Copy-number variants in clinical genome sequencing: deployment and interpretation for rare and undiagnosed disease

Abstract

Purpose: Current diagnostic testing for genetic disorders involves serial use of specialized assays spanning multiple technologies. In principle, genome sequencing (GS) can detect all genomic pathogenic variant types on a single platform. Here we evaluate copy-number variant (CNV) calling as part of a clinically accredited GS test.

Methods: We performed analytical validation of CNV calling on 17 reference samples, compared the sensitivity of GS-based variants with those from a clinical microarray, and set a bound on precision using orthogonal technologies. We developed a protocol for family-based analysis of GS-based CNV calls, and deployed this across a clinical cohort of 79 rare and undiagnosed cases.

Results: We found that CNV calls from GS are at least as sensitive as those from microarrays, while only creating a modest increase in the number of variants interpreted (~10 CNVs per case). We identified clinically significant CNVs in 15% of the first 79 cases analyzed, all of which were confirmed by an orthogonal approach. The pipeline also enabled discovery of a uniparental disomy (UPD) and a 50% mosaic trisomy 14. Directed analysis of select CNVs enabled breakpoint level resolution of genomic rearrangements and phasing of de novo CNVs.

Conclusion: Robust identification of CNVs by GS is possible within a clinical testing environment.

Keywords: copy number variation (CNV); microarray; rare and undiagnosed disease; structural variation (SV); whole genome sequencing (WGS).

Fig. 1

ZC4H2 de novo deletion in case P1. a Normalized sequencing depth for proband and her father. b Location of discordant read-pairs (>1000 bp insert size), where green dots represent the location of paired ends in a discordant read-pair, the gray shaded area represents the total number of discordant read-pairs spanning a given genomic segments. c Annotation of the original Canvas call boundaries as well as the location of the copy-number variant (CNV) on chromosome X.

Fig. 2

Case P7: derivative chromosome inherited from a balanced translocation in a parent. a, b Sequencing depth support for a duplication on 16q and b deletion on 2p.
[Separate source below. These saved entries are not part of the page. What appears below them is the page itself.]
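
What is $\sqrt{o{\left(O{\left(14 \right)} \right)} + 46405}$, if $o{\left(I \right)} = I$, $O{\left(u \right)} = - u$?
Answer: $\sqrt{46391} \approx 215.39$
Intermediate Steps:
$\sqrt{o{\left(O{\left(14 \right)} \right)} + 46405} = \sqrt{\left(-1\right) 14 + 46405} = \sqrt{-14 + 46405} = \sqrt{46391}$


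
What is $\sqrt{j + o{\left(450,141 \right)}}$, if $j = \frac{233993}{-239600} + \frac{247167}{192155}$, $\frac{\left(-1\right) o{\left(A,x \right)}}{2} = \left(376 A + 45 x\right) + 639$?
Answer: $\frac{i \sqrt{74691827637600270695167}}{460403380} \approx 593.61 i$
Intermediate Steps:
$o{\left(A,x \right)} = -1278 - 752 A - 90 x$ ($o{\left(A,x \right)} = - 2 \left(\left(376 A + 45 x\right) + 639\right) = - 2 \left(\left(45 x + 376 A\right) + 639\right) = - 2 \left(639 + 45 x + 376 A\right) = -1278 - 752 A - 90 x$)
$j = \frac{2851657657}{9208067600}$ ($j = 233993 \left(- \frac{1}{239600}\right) + 247167 \cdot \frac{1}{192155} = - \frac{233993}{239600} + \frac{247167}{192155} = \frac{2851657657}{9208067600} \approx 0.30969$)
$\sqrt{j + o{\left(450,141 \right)}} = \sqrt{\frac{2851657657}{9208067600} - 352368} = \sqrt{- \frac{3244625512419143}{9208067600}} = \frac{i \sqrt{74691827637600270695167}}{460403380}$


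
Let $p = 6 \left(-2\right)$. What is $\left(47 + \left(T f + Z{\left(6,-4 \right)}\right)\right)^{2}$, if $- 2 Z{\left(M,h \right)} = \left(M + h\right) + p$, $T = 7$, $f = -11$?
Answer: $625$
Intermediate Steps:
$p = -12$
$Z{\left(M,h \right)} = 6 - \frac{M}{2} - \frac{h}{2}$ ($Z{\left(M,h \right)} = - \frac{\left(M + h\right) - 12}{2} = - \frac{-12 + M + h}{2} = 6 - \frac{M}{2} - \frac{h}{2}$)
$\left(47 + \left(T f + Z{\left(6,-4 \right)}\right)\right)^{2} = \left(47 + \left(7 \left(-11\right) - -5\right)\right)^{2} = \left(47 + \left(-77 + \left(6 - 3 + 2\right)\right)\right)^{2} = \left(47 + \left(-77 + 5\right)\right)^{2} = \left(47 - 72\right)^{2} = \left(-25\right)^{2} = 625$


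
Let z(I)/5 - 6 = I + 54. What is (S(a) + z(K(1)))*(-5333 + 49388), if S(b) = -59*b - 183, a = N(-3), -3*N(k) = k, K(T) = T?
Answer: 2775465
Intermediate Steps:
N(k) = -k/3
a = 1 (a = -1/3*(-3) = 1)
z(I) = 300 + 5*I (z(I) = 30 + 5*(I + 54) = 30 + 5*(54 + I) = 30 + (270 + 5*I) = 300 + 5*I)
S(b) = -183 - 59*b
(S(a) + z(K(1)))*(-5333 + 49388) = ((-183 - 59*1) + (300 + 5*1))*(-5333 + 49388) = ((-183 - 59) + (300 + 5))*44055 = (-242 + 305)*44055 = 63*44055 = 2775465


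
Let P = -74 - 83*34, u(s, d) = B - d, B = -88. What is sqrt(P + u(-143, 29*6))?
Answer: I*sqrt(3158) ≈ 56.196*I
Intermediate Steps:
u(s, d) = -88 - d
P = -2896 (P = -74 - 2822 = -2896)
sqrt(P + u(-143, 29*6)) = sqrt(-2896 + (-88 - 29*6)) = sqrt(-2896 + (-88 - 1*174)) = sqrt(-2896 + (-88 - 174)) = sqrt(-2896 - 262) = sqrt(-3158) = I*sqrt(3158)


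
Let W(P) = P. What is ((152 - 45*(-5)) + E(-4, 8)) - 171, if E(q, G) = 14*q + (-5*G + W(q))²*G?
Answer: 15638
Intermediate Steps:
E(q, G) = 14*q + G*(q - 5*G)² (E(q, G) = 14*q + (-5*G + q)²*G = 14*q + (q - 5*G)²*G = 14*q + G*(q - 5*G)²)
((152 - 45*(-5)) + E(-4, 8)) - 171 = ((152 - 45*(-5)) + (14*(-4) + 8*(-1*(-4) + 5*8)²)) - 171 = ((152 + 225) + (-56 + 8*(4 + 40)²)) - 171 = (377 + (-56 + 8*44²)) - 171 = (377 + (-56 + 8*1936)) - 171 = (377 + (-56 + 15488)) - 171 = (377 + 15432) - 171 = 15809 - 171 = 15638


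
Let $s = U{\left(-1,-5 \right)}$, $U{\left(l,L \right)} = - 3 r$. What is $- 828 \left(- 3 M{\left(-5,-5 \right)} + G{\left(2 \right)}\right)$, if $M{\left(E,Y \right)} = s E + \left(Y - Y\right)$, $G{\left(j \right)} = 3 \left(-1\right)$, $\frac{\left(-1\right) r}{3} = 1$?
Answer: $-109296$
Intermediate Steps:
$r = -3$ ($r = \left(-3\right) 1 = -3$)
$U{\left(l,L \right)} = 9$ ($U{\left(l,L \right)} = \left(-3\right) \left(-3\right) = 9$)
$s = 9$
$G{\left(j \right)} = -3$
$M{\left(E,Y \right)} = 9 E$ ($M{\left(E,Y \right)} = 9 E + \left(Y - Y\right) = 9 E + 0 = 9 E$)
$- 828 \left(- 3 M{\left(-5,-5 \right)} + G{\left(2 \right)}\right) = - 828 \left(- 3 \cdot 9 \left(-5\right) - 3\right) = - 828 \left(\left(-3\right) \left(-45\right) - 3\right) = - 828 \left(135 - 3\right) = \left(-828\right) 132 = -109296$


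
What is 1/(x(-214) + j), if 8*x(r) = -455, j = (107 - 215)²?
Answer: 8/92857 ≈ 8.6154e-5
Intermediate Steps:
j = 11664 (j = (-108)² = 11664)
x(r) = -455/8 (x(r) = (⅛)*(-455) = -455/8)
1/(x(-214) + j) = 1/(-455/8 + 11664) = 1/(92857/8) = 8/92857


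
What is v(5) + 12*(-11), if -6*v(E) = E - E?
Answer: -132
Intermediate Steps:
v(E) = 0 (v(E) = -(E - E)/6 = -⅙*0 = 0)
v(5) + 12*(-11) = 0 + 12*(-11) = 0 - 132 = -132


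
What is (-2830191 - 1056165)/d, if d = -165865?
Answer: 3886356/165865 ≈ 23.431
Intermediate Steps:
(-2830191 - 1056165)/d = (-2830191 - 1056165)/(-165865) = -3886356*(-1/165865) = 3886356/165865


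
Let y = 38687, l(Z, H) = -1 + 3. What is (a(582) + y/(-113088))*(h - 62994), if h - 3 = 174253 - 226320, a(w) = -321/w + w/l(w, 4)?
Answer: -183076385049241/5484768 ≈ -3.3379e+7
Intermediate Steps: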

Slices in the image represent distribution of normalized sequencing depth across 100-kb genomic intervals. c, d Distribution of maternal allele frequency for all phased variants in copy number altered regions corresponding to c 16q gain and d 2p loss. Note that variant frequency distributions are colored by the parent of origin as determined by trio phasing. e Summary of split and discordant sequencing read evidence for recombinant chromosomes at copy-number variant (CNV) breakpoints.

Fig. 3

Mosaic 14q32.2 26-kb microdeletion. a–c Normalized depth across pedigree sequenced for subject P12. Shown here is the genomic region between 101.21 MB and 101.34 MB on chromosome 14 (hg19 coordinates). d Annotations for the genomic region. The orange box represents the Canvas CNV call boundaries, the green box represents breakpoint assembled coordinates of the deletion from the Manta SV caller, the black lines represent subjects from Kagami et al. with deletions in this region, the blue box represents the gene boundaries of the imprinted gene MEG3. e Average depth across the region of the CNV call for samples across an internal reference population; depth for the proband is indicated with a horizontal dashed line. f Variant allele frequency for the SNVs within the deleted region. CNV copy-number variant, SNV single-nucleotide variant, SV structural variant.